Connecticut: Home Care for Older Adults
Connecticut’s Home Care Program for Elders provides financial assistance for home care services so older adults can delay or avoid going to a nursing home. There are varying levels of service depending on a person’s financial resources, but unlike other programs, those who don’t qualify for Medicaid are not automatically excluded.
The services may include housekeeping, companion services, home-delivered meals, a personal emergency response system, adult day care, assisted living, mental health counseling and minor home modifications. Family caregivers can receive payments of between $42.58 and $107.06 per day.
The program “represents a significant state investment in the delivery of home care services to people who, despite being at risk for nursing home admission, do not qualify for Medicaid,” the report said.
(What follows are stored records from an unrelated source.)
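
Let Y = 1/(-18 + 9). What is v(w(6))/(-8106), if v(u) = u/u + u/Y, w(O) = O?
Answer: 53/8106 ≈ 0.0065384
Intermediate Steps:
Y = -1/9 (Y = 1/(-9) = -1/9 ≈ -0.11111)
v(u) = 1 - 9*u (v(u) = u/u + u/(-1/9) = 1 + u*(-9) = 1 - 9*u)
v(w(6))/(-8106) = (1 - 9*6)/(-8106) = (1 - 54)*(-1/8106) = -53*(-1/8106) = 53/8106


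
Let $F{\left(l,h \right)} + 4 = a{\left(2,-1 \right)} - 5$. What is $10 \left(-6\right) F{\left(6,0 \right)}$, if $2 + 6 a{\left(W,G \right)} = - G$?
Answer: $550$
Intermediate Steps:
$a{\left(W,G \right)} = - \frac{1}{3} - \frac{G}{6}$ ($a{\left(W,G \right)} = - \frac{1}{3} + \frac{\left(-1\right) G}{6} = - \frac{1}{3} - \frac{G}{6}$)
$F{\left(l,h \right)} = - \frac{55}{6}$ ($F{\left(l,h \right)} = -4 - \frac{31}{6} = - \frac{55}{6}$)
$10 \left(-6\right) F{\left(6,0 \right)} = 10 \left(-6\right) \left(- \frac{55}{6}\right) = \left(-60\right) \left(- \frac{55}{6}\right) = 550$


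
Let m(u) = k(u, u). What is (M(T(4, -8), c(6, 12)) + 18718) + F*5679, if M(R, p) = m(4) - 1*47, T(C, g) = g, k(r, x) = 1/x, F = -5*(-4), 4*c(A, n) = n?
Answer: 529005/4 ≈ 1.3225e+5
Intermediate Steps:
c(A, n) = n/4
F = 20
m(u) = 1/u
M(R, p) = -187/4 (M(R, p) = 1/4 - 1*47 = 1/4 - 47 = -187/4)
(M(T(4, -8), c(6, 12)) + 18718) + F*5679 = (-187/4 + 18718) + 20*5679 = 74685/4 + 113580 = 529005/4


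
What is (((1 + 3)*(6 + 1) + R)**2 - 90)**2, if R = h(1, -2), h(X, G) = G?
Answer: 343396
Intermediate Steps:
R = -2
(((1 + 3)*(6 + 1) + R)**2 - 90)**2 = (((1 + 3)*(6 + 1) - 2)**2 - 90)**2 = ((4*7 - 2)**2 - 90)**2 = ((28 - 2)**2 - 90)**2 = (26**2 - 90)**2 = (676 - 90)**2 = 586**2 = 343396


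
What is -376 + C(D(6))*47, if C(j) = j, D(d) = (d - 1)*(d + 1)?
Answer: 1269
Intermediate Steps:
D(d) = (1 + d)*(-1 + d) (D(d) = (-1 + d)*(1 + d) = (1 + d)*(-1 + d))
-376 + C(D(6))*47 = -376 + (-1 + 6**2)*47 = -376 + (-1 + 36)*47 = -376 + 35*47 = -376 + 1645 = 1269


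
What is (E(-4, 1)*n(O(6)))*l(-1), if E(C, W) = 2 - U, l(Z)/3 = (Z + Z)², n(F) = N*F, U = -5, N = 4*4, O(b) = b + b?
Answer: 16128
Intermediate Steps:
O(b) = 2*b
N = 16
n(F) = 16*F
l(Z) = 12*Z² (l(Z) = 3*(Z + Z)² = 3*(2*Z)² = 3*(4*Z²) = 12*Z²)
E(C, W) = 7 (E(C, W) = 2 - 1*(-5) = 2 + 5 = 7)
(E(-4, 1)*n(O(6)))*l(-1) = (7*(16*(2*6)))*(12*(-1)²) = (7*(16*12))*(12*1) = (7*192)*12 = 1344*12 = 16128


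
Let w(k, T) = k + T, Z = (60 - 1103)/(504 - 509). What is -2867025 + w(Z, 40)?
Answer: -14333882/5 ≈ -2.8668e+6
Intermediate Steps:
Z = 1043/5 (Z = -1043/(-5) = -1043*(-⅕) = 1043/5 ≈ 208.60)
w(k, T) = T + k
-2867025 + w(Z, 40) = -2867025 + (40 + 1043/5) = -2867025 + 1243/5 = -14333882/5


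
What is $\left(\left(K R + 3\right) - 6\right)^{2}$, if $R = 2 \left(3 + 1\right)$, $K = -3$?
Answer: $729$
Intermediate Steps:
$R = 8$ ($R = 2 \cdot 4 = 8$)
$\left(\left(K R + 3\right) - 6\right)^{2} = \left(\left(\left(-3\right) 8 + 3\right) - 6\right)^{2} = \left(\left(-24 + 3\right) - 6\right)^{2} = \left(-21 - 6\right)^{2} = \left(-27\right)^{2} = 729$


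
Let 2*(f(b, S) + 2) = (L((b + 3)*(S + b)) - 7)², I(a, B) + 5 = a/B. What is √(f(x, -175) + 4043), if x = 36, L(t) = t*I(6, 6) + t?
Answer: √132132809 ≈ 11495.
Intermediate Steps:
I(a, B) = -5 + a/B
L(t) = -3*t (L(t) = t*(-5 + 6/6) + t = t*(-5 + 6*(⅙)) + t = t*(-5 + 1) + t = t*(-4) + t = -4*t + t = -3*t)
f(b, S) = -2 + (-7 - 3*(3 + b)*(S + b))²/2 (f(b, S) = -2 + (-3*(b + 3)*(S + b) - 7)²/2 = -2 + (-3*(3 + b)*(S + b) - 7)²/2 = -2 + (-7 - 3*(3 + b)*(S + b))²/2)
√(f(x, -175) + 4043) = √((-2 + (7 + 3*36² + 9*(-175) + 9*36 + 3*(-175)*36)²/2) + 4043) = √((-2 + (7 + 3*1296 - 1575 + 324 - 18900)²/2) + 4043) = √((-2 + (7 + 3888 - 1575 + 324 - 18900)²/2) + 4043) = √((-2 + (½)*(-16256)²) + 4043) = √((-2 + (½)*264257536) + 4043) = √((-2 + 132128768) + 4043) = √(132128766 + 4043) = √132132809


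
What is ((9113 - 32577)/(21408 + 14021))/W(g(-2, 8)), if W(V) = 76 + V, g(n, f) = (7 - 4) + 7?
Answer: -11732/1523447 ≈ -0.0077010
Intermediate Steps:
g(n, f) = 10 (g(n, f) = 3 + 7 = 10)
((9113 - 32577)/(21408 + 14021))/W(g(-2, 8)) = ((9113 - 32577)/(21408 + 14021))/(76 + 10) = -23464/35429/86 = -23464*1/35429*(1/86) = -23464/35429*1/86 = -11732/1523447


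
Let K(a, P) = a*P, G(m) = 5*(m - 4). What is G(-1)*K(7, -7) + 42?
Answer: 1267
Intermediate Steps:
G(m) = -20 + 5*m (G(m) = 5*(-4 + m) = -20 + 5*m)
K(a, P) = P*a
G(-1)*K(7, -7) + 42 = (-20 + 5*(-1))*(-7*7) + 42 = (-20 - 5)*(-49) + 42 = -25*(-49) + 42 = 1225 + 42 = 1267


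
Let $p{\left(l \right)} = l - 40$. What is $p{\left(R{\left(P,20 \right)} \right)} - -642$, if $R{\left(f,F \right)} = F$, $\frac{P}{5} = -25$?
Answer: $622$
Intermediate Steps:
$P = -125$ ($P = 5 \left(-25\right) = -125$)
$p{\left(l \right)} = -40 + l$ ($p{\left(l \right)} = l - 40 = -40 + l$)
$p{\left(R{\left(P,20 \right)} \right)} - -642 = \left(-40 + 20\right) - -642 = -20 + 642 = 622$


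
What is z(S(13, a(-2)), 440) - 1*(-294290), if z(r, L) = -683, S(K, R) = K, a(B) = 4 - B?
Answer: 293607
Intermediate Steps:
z(S(13, a(-2)), 440) - 1*(-294290) = -683 - 1*(-294290) = -683 + 294290 = 293607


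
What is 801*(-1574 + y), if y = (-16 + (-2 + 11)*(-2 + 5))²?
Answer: -1163853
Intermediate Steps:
y = 121 (y = (-16 + 9*3)² = (-16 + 27)² = 11² = 121)
801*(-1574 + y) = 801*(-1574 + 121) = 801*(-1453) = -1163853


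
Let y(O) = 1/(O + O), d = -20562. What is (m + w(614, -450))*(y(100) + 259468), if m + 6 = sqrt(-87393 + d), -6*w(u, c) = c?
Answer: 3580658469/200 + 155680803*I*sqrt(11995)/200 ≈ 1.7903e+7 + 8.5252e+7*I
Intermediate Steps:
w(u, c) = -c/6
y(O) = 1/(2*O)
m = -6 + 3*I*sqrt(11995) (m = -6 + sqrt(-87393 - 20562) = -6 + sqrt(-107955) = -6 + 3*I*sqrt(11995) ≈ -6.0 + 328.56*I)
(m + w(614, -450))*(y(100) + 259468) = ((-6 + 3*I*sqrt(11995)) - 1/6*(-450))*((1/2)/100 + 259468) = ((-6 + 3*I*sqrt(11995)) + 75)*((1/2)*(1/100) + 259468) = (69 + 3*I*sqrt(11995))*(1/200 + 259468) = (69 + 3*I*sqrt(11995))*(51893601/200) = 3580658469/200 + 155680803*I*sqrt(11995)/200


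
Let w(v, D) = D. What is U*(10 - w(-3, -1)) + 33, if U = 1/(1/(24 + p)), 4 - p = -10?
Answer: 451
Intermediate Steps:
p = 14 (p = 4 - 1*(-10) = 4 + 10 = 14)
U = 38 (U = 1/(1/(24 + 14)) = 1/(1/38) = 38)
U*(10 - w(-3, -1)) + 33 = 38*(10 - 1*(-1)) + 33 = 38*(10 + 1) + 33 = 38*11 + 33 = 418 + 33 = 451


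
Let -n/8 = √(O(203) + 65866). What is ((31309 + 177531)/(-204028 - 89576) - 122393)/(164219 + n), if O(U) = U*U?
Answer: -1475314068447857/1978966354644561 - 359352832120*√4283/1978966354644561 ≈ -0.75738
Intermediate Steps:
O(U) = U²
n = -40*√4283 (n = -8*√(203² + 65866) = -8*√(41209 + 65866) = -40*√4283 ≈ -2617.8)
((31309 + 177531)/(-204028 - 89576) - 122393)/(164219 + n) = ((31309 + 177531)/(-204028 - 89576) - 122393)/(164219 - 40*√4283) = (208840/(-293604) - 122393)/(164219 - 40*√4283) = (208840*(-1/293604) - 122393)/(164219 - 40*√4283) = (-52210/73401 - 122393)/(164219 - 40*√4283) = -8983820803/(73401*(164219 - 40*√4283))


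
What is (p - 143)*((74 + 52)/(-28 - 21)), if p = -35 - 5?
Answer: 3294/7 ≈ 470.57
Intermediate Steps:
p = -40
(p - 143)*((74 + 52)/(-28 - 21)) = (-40 - 143)*((74 + 52)/(-28 - 21)) = -23058/(-49) = -23058*(-1)/49 = -183*(-18/7) = 3294/7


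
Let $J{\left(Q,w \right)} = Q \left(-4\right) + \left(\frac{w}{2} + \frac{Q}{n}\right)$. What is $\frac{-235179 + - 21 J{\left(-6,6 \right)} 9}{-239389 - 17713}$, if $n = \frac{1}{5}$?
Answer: $\frac{117306}{128551} \approx 0.91253$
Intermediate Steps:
$n = \frac{1}{5} \approx 0.2$
$J{\left(Q,w \right)} = Q + \frac{w}{2}$ ($J{\left(Q,w \right)} = Q \left(-4\right) + \left(\frac{w}{2} + Q \frac{1}{\frac{1}{5}}\right) = - 4 Q + \left(w \frac{1}{2} + Q 5\right) = - 4 Q + \left(\frac{w}{2} + 5 Q\right) = Q + \frac{w}{2}$)
$\frac{-235179 + - 21 J{\left(-6,6 \right)} 9}{-239389 - 17713} = \frac{-235179 + - 21 \left(-6 + \frac{1}{2} \cdot 6\right) 9}{-239389 - 17713} = \frac{-235179 + - 21 \left(-6 + 3\right) 9}{-257102} = \left(-235179 + \left(-21\right) \left(-3\right) 9\right) \left(- \frac{1}{257102}\right) = \left(-235179 + 63 \cdot 9\right) \left(- \frac{1}{257102}\right) = \left(-235179 + 567\right) \left(- \frac{1}{257102}\right) = \left(-234612\right) \left(- \frac{1}{257102}\right) = \frac{117306}{128551}$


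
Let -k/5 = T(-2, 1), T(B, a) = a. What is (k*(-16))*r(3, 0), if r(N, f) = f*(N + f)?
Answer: 0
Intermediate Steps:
k = -5 (k = -5*1 = -5)
(k*(-16))*r(3, 0) = (-5*(-16))*(0*(3 + 0)) = 80*(0*3) = 80*0 = 0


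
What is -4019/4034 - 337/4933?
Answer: -21185185/19899722 ≈ -1.0646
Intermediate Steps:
-4019/4034 - 337/4933 = -21185185/19899722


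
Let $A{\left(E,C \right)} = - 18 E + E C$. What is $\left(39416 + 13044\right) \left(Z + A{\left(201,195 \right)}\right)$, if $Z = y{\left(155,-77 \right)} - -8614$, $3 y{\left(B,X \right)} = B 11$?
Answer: $\frac{7044223880}{3} \approx 2.3481 \cdot 10^{9}$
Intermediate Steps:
$y{\left(B,X \right)} = \frac{11 B}{3}$ ($y{\left(B,X \right)} = \frac{B 11}{3} = \frac{11 B}{3}$)
$A{\left(E,C \right)} = - 18 E + C E$
$Z = \frac{27547}{3}$ ($Z = \frac{11}{3} \cdot 155 - -8614 = \frac{1705}{3} + 8614 = \frac{27547}{3} \approx 9182.3$)
$\left(39416 + 13044\right) \left(Z + A{\left(201,195 \right)}\right) = \left(39416 + 13044\right) \left(\frac{27547}{3} + 201 \left(-18 + 195\right)\right) = 52460 \left(\frac{27547}{3} + 201 \cdot 177\right) = 52460 \left(\frac{27547}{3} + 35577\right) = 52460 \cdot \frac{134278}{3} = \frac{7044223880}{3}$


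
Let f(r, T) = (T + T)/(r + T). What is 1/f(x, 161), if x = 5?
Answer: 83/161 ≈ 0.51553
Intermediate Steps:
f(r, T) = 2*T/(T + r) (f(r, T) = (2*T)/(T + r) = 2*T/(T + r))
1/f(x, 161) = 1/(2*161/(161 + 5)) = 1/(2*161/166) = 1/(2*161*(1/166)) = 1/(161/83) = 83/161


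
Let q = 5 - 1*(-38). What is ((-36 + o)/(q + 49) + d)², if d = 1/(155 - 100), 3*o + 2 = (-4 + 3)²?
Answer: 32706961/230432400 ≈ 0.14194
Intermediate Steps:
o = -⅓ (o = -⅔ + (-4 + 3)²/3 = -⅔ + (⅓)*(-1)² = -⅔ + (⅓)*1 = -⅔ + ⅓ = -⅓ ≈ -0.33333)
d = 1/55 ≈ 0.018182
q = 43 (q = 5 + 38 = 43)
((-36 + o)/(q + 49) + d)² = ((-36 - ⅓)/(43 + 49) + 1/55)² = (-109/3/92 + 1/55)² = (-109/3*1/92 + 1/55)² = (-109/276 + 1/55)² = (-5719/15180)² = 32706961/230432400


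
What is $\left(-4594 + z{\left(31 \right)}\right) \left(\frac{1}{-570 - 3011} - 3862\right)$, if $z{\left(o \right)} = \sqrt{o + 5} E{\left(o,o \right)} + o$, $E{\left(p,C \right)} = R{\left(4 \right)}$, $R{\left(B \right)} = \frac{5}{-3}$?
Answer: $\frac{63243780579}{3581} \approx 1.7661 \cdot 10^{7}$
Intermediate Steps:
$R{\left(B \right)} = - \frac{5}{3}$ ($R{\left(B \right)} = 5 \left(- \frac{1}{3}\right) = - \frac{5}{3}$)
$E{\left(p,C \right)} = - \frac{5}{3}$
$z{\left(o \right)} = o - \frac{5 \sqrt{5 + o}}{3}$ ($z{\left(o \right)} = \sqrt{o + 5} \left(- \frac{5}{3}\right) + o = \sqrt{5 + o} \left(- \frac{5}{3}\right) + o = - \frac{5 \sqrt{5 + o}}{3} + o = o - \frac{5 \sqrt{5 + o}}{3}$)
$\left(-4594 + z{\left(31 \right)}\right) \left(\frac{1}{-570 - 3011} - 3862\right) = \left(-4594 + \left(31 - \frac{5 \sqrt{5 + 31}}{3}\right)\right) \left(\frac{1}{-570 - 3011} - 3862\right) = \left(-4594 + \left(31 - \frac{5 \sqrt{36}}{3}\right)\right) \left(\frac{1}{-3581} - 3862\right) = \left(-4594 + \left(31 - 10\right)\right) \left(- \frac{1}{3581} - 3862\right) = \left(-4594 + \left(31 - 10\right)\right) \left(- \frac{13829823}{3581}\right) = \left(-4594 + 21\right) \left(- \frac{13829823}{3581}\right) = \left(-4573\right) \left(- \frac{13829823}{3581}\right) = \frac{63243780579}{3581}$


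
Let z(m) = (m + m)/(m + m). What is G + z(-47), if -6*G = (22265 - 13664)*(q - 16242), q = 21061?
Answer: -13816071/2 ≈ -6.9080e+6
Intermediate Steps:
z(m) = 1 (z(m) = (2*m)/((2*m)) = (2*m)*(1/(2*m)) = 1)
G = -13816073/2 (G = -(22265 - 13664)*(21061 - 16242)/6 = -2867*4819/2 = -1/6*41448219 = -13816073/2 ≈ -6.9080e+6)
G + z(-47) = -13816073/2 + 1 = -13816071/2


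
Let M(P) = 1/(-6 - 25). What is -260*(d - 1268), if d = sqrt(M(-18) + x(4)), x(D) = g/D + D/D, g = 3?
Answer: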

Maine: Getting to People Early
Maine has been working since the 1990s to limit nursing home admissions to the people who most need them, according to the report. It does that, in part, by mandating medical assessments before admission. Maine also provides prospective residents and their families with a “community plan of care,” which gives information about services they may be able to use instead of going to a nursing home.
The program also provides individuals with a service plan that has estimates of how much the home care services will cost. The service plan doubles as an authorization for payment by Medicaid, if the person qualifies, or the state-funded home- and community-based care services program.